Tracing the impact of toxic metals

Two ANSTO environmental scientists are part of a large team led by the Australian National University (ANU), who have received an Australian Research Council Discovery Project grant to investigate how environmental change and human activities since industrialisation have impacted the transport and deposition of toxic metals on the south coast of Australia, Tasmania, and remote Southern Ocean islands.

Principal Investigator Dr Krystyna Saunders, a specialist in reconstructing past climates and ecosystems from sedimentary lake records who is leading the Southern ocean Islands and Antarctica project at ANSTO, and Principal Investigator Dr Alan Griffiths, who develops models of atmospheric mixing and transport in the lower atmosphere using radon data, will participate in the project led by Chief Investigator, Dr Larissa Schneider from the ANU, the founder and convenor of Mercury Australia.

Prof Simon Haberle of ANU, a distinguished palaeoecologist and geochemist, is also a Chief Investigator on the studyto fill gaps in understanding the transport and deposition of the toxic metal mercury using a state-of-the-art multidisciplinary methodology including the role of sea salt aerosols and hemispheric-scale wind patterns.

Climate and environmental scientists from the British Antarctic Survey (UK), and the University of Tianjin (China) are also collaborating on the project.

The research is expected to develop a novel palaeo-atmospheric model that can be applied in other parts of the world.

As the fate of toxic metals deposited in soils, and freshwater and ocean sediments in the Asia Pacific region is not fully known, lake sediments provide an ideal archive of long-range atmospheric pollution.

They can be used as an early warning sign of dangerous levels of mercury contamination before they impact human health, as well as aquatic and terrestrial animals and organisms.

With an atmospheric lifetime of up to one year, mercury can travel long distances from industrial sources and contaminate remote areas of Australia, the Southern Ocean and Antarctica.

Using lake sediment cores from southeast Australia, Tasmania and World Heritage Macquarie Island, the researchers will measure long-range toxic metal contamination by mercury, arsenic, cadmium, and lead and examine their sources.

“These environmental proxies are an important source of information because they can be used to reconstruct long-term historic emissions, wind strength, and the production of radicals by sea spray and their effect on the cycling and deposition of toxic metals into the environment,” explained Dr Saunders.

X-ray fluorescence scanning using the ITRAX core scanner at ANSTO will provide optical and X-ray images of the sediment cores and supporting geochemical data of the contaminants in the cores.

Investigators will compare data from contaminated sites in mainland Australia to remote, and supposedly pristine islands in the Southern Ocean, to discriminate between local versus long-distance metal contamination, and between natural and anthropogenic sources through time.
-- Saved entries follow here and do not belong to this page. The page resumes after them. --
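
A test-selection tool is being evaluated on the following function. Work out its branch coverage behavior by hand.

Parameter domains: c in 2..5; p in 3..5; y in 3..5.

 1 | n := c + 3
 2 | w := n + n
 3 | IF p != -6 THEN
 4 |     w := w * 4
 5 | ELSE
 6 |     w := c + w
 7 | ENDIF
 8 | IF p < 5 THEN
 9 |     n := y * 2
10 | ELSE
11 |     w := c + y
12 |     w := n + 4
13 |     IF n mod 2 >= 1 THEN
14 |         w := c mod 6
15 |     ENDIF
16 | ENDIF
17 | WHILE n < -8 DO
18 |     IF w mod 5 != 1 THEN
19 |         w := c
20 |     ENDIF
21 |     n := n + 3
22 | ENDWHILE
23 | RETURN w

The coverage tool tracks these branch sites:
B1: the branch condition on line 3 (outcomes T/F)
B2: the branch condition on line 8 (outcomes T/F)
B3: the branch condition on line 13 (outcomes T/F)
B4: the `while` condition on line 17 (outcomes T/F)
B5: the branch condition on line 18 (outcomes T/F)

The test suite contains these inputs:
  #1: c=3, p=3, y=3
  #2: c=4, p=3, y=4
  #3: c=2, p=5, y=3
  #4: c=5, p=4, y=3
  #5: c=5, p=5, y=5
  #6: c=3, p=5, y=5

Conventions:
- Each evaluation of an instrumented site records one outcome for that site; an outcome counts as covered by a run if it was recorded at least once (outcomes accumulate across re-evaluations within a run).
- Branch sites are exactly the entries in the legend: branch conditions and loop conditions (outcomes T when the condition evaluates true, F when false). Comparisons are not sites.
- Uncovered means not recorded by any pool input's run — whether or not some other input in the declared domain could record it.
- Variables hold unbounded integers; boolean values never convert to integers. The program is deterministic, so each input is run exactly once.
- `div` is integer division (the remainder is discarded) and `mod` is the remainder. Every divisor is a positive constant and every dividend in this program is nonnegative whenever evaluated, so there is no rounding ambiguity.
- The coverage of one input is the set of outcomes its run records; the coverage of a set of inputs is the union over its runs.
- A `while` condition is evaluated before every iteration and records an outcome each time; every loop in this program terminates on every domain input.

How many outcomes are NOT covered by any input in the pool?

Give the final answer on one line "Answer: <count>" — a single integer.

test 1 (c=3, p=3, y=3) fires B1->T, B2->T, B4->F; hits B1=T, B2=T, B4=F
test 2 (c=4, p=3, y=4) fires B1->T, B2->T, B4->F; hits B1=T, B2=T, B4=F
test 3 (c=2, p=5, y=3) fires B1->T, B2->F, B3->T, B4->F; hits B1=T, B2=F, B3=T, B4=F
test 4 (c=5, p=4, y=3) fires B1->T, B2->T, B4->F; hits B1=T, B2=T, B4=F
test 5 (c=5, p=5, y=5) fires B1->T, B2->F, B3->F, B4->F; hits B1=T, B2=F, B3=F, B4=F
test 6 (c=3, p=5, y=5) fires B1->T, B2->F, B3->F, B4->F; hits B1=T, B2=F, B3=F, B4=F
union over the pool: B1=T, B2=T, B2=F, B3=T, B3=F, B4=F
uncovered (4 of 10): B1=F, B4=T, B5=T, B5=F

Answer: 4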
Using his considerable experience in modelling the transport of radon,  Dr Griffiths will be contributing to the development of an atmospheric transport model to establish the most likely source regions of toxic metals and their transport to mainland Australia and its Southern Ocean islands.
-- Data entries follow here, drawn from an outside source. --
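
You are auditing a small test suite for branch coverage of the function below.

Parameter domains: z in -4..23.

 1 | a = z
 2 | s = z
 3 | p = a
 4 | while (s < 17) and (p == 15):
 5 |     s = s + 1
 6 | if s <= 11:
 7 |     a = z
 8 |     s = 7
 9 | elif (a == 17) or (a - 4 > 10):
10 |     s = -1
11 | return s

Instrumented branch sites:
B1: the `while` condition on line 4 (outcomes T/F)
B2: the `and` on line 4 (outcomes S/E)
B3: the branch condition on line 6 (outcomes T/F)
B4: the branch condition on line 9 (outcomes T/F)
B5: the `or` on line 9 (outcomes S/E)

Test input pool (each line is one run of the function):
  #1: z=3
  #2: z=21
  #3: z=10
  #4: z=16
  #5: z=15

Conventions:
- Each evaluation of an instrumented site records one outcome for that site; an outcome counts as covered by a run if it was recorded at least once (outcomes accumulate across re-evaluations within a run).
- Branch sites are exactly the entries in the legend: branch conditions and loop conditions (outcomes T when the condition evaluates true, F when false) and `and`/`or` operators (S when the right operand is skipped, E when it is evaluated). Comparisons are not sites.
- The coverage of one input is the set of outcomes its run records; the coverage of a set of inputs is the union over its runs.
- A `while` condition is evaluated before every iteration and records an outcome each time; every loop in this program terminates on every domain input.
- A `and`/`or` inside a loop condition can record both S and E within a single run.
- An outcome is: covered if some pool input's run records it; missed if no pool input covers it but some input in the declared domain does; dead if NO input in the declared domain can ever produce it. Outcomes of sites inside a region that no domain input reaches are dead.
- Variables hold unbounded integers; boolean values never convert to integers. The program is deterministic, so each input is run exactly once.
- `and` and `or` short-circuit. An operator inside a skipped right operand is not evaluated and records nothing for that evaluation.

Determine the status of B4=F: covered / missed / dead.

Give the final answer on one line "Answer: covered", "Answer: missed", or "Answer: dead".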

The investigators hypothesise that recent increases in wind strength and an increase in the production of sea spray aerosols have influenced natural mercury transport and deposition process.
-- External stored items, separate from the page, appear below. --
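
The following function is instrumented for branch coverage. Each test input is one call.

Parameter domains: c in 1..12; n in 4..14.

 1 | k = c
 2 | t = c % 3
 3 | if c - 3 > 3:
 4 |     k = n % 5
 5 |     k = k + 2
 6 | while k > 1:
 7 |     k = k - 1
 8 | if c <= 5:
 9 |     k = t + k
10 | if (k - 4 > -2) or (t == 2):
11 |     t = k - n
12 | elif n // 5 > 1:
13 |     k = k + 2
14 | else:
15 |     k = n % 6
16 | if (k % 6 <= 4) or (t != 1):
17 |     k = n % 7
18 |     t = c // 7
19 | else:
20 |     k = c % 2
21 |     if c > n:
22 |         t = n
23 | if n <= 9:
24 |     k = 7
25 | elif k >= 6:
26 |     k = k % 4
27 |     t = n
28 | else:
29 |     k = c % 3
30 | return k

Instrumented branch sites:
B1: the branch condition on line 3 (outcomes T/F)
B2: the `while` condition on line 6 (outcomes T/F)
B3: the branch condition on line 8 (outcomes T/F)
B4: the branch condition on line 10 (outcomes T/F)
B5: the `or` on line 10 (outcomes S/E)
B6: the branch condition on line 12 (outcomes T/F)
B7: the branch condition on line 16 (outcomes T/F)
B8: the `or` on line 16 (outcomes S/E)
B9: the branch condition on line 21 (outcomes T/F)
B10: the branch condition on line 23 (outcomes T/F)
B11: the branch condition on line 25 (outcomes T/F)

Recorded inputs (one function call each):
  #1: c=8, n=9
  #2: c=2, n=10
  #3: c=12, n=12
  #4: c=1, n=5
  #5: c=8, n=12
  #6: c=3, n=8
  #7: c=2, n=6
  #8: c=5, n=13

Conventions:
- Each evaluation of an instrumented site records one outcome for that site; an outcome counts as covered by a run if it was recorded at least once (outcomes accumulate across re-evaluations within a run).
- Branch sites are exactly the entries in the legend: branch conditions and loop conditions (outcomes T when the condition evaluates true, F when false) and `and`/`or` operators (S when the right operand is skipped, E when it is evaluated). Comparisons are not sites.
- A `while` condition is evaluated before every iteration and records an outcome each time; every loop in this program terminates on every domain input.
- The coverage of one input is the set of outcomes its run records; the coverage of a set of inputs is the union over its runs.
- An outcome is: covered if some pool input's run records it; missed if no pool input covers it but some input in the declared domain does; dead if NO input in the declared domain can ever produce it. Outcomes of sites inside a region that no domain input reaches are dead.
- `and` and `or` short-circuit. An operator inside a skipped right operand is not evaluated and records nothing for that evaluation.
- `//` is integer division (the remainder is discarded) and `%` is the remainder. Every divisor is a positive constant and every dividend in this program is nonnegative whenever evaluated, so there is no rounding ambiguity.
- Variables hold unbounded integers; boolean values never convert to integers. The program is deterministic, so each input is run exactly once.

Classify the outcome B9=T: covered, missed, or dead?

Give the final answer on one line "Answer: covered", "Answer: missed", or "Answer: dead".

no pool input records B9=T
but domain input (c=7, n=5) does record it -> reachable, so missed

Answer: missed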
The Southern Ocean has been known to have been relatively protected against pollutants from other continents because the Southern Hemisphere Westerly Winds acts as a barrier.

However, since the mid-1960s a marked shift in air transport there has resulted in a decline in the blocking mechanism.

“Consequently, anthropogenic toxic metals from other continents may now theoretically be able to travel further southwards into the Southern Ocean islands,” said Dr Griffiths.

Investigators hope to provide significant science-based evidence to support the potential ratification of the Minamata Convention on Mercury and inform the development of new regulations to reduce environmental/health risks from metal pollution.